Management Commentary

  • Strategy: “Convergence of innovative Data and Chemistry solutions… positions Flotek to deliver an exceptionally strong 2025 and beyond” .
  • Power-gen thesis: “Six-year contract anchoring over $160 million in recurring revenue backlog… generating over $20 million in annual operating income [2026]… boosting free cash flow” .
  • Custody transfer value: “At a single pilot site, we have pinpointed an annual customer opportunity of up to $3.5 million of savings… eight pilot locations set to transition to recurring DAS revenue in Q2 2025” .
  • Outlook/tone: “We have now secured long-term contracts for both our chemistry and Data Analytics segments, which should provide confidence in Flotek’s ability to deliver consistent revenue and profitability” .

Q&A Highlights

  • PWRtek expansion and TAM: Management expects rapid third-party uptake post-acquisition; considering capex to build additional units; sees ~500-unit domestic oil & gas TAM for certain solutions and broader opportunities in grid and data centers .
  • Custody transfer pipeline: 8 pilots converting in Q2; 14 additional sites planned with the lead E&P plus ~10 other customers; UAE contracts expected mid-year .
  • International chemistry trajectory: Stable growth in UAE/Saudi (approved slickwater systems, ADNOC mega tender) and developing Argentina opportunity .
  • Capital allocation/leverage: Intent to use ProFrac order shortfall payments to pay down the $40M acquisition note without prepayment penalties; leverage targeted below 1x by Q1’26 .
  • 2H25 chemistry risk: Guidance embeds conservatism on 2H chemistry due to E&P capex and tariff headwinds .

Estimates Context

  • Q1 2025 beats vs S&P Global: Revenue $55.36M vs $44.50M estimate*; Primary EPS $0.213 vs $0.06 estimate*; EBITDA $5.81M vs $4.60M estimate*. Values retrieved from S&P Global*.
  • Note on measures: Company’s diluted GAAP EPS was $0.17, while SPGI “Primary EPS” actual was $0.213 — differences reflect varying definitions/adjustments .
  • Implications: Street likely raises FY25 revenue/EBITDA and embeds recurring DAS/power-gen contributions; watch for 2H chemistry estimate tempering per management’s conservative posture .

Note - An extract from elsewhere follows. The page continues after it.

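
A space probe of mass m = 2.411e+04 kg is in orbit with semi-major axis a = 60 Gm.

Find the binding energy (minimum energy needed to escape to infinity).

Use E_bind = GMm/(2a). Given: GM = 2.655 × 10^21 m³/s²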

Key Takeaways for Investors

  • Beat-and-raise setup: Strong Q1 beats and the initiation of FY25 guidance with a step-up in adjusted EBITDA margin (~17% midpoint) reframe earnings power .
  • Mix shift to recurring/high-margin analytics: $160M backlog in mobile power generation plus custody-transfer/flare DAS growth expand visibility and margins .
  • Chemistry growth durable but cyclical: External/international momentum offsets potential 2H25 slowdowns; monitor E&P capex and tariff impacts .
  • Balance sheet path improving: Use of order shortfall payments to prepay the $40M note and rising EBITDA support leverage <1x by Q1’26 .
  • Execution catalysts: Conversion of pilots to recurring DAS (Q2), commissioning of remaining PWRtek units (2H), international contract wins (UAE/Saudi) .
  • Risks: Reliance on ProFrac agreement mechanics (MPR/OSP), regulatory timing for flare, commodity-driven activity levels .
  • Monitoring framework: Track DA service run-rate, PWRtek utilization and gross margins, international chemistry orders, and 2H25 visibility on North American completions.

Footnotes:

  • Values retrieved from S&P Global* (consensus and SPGI actuals table).
  • All other metrics sourced from company press releases, 8‑K, slides, 10‑Q, and Q1 2025 call transcript as cited.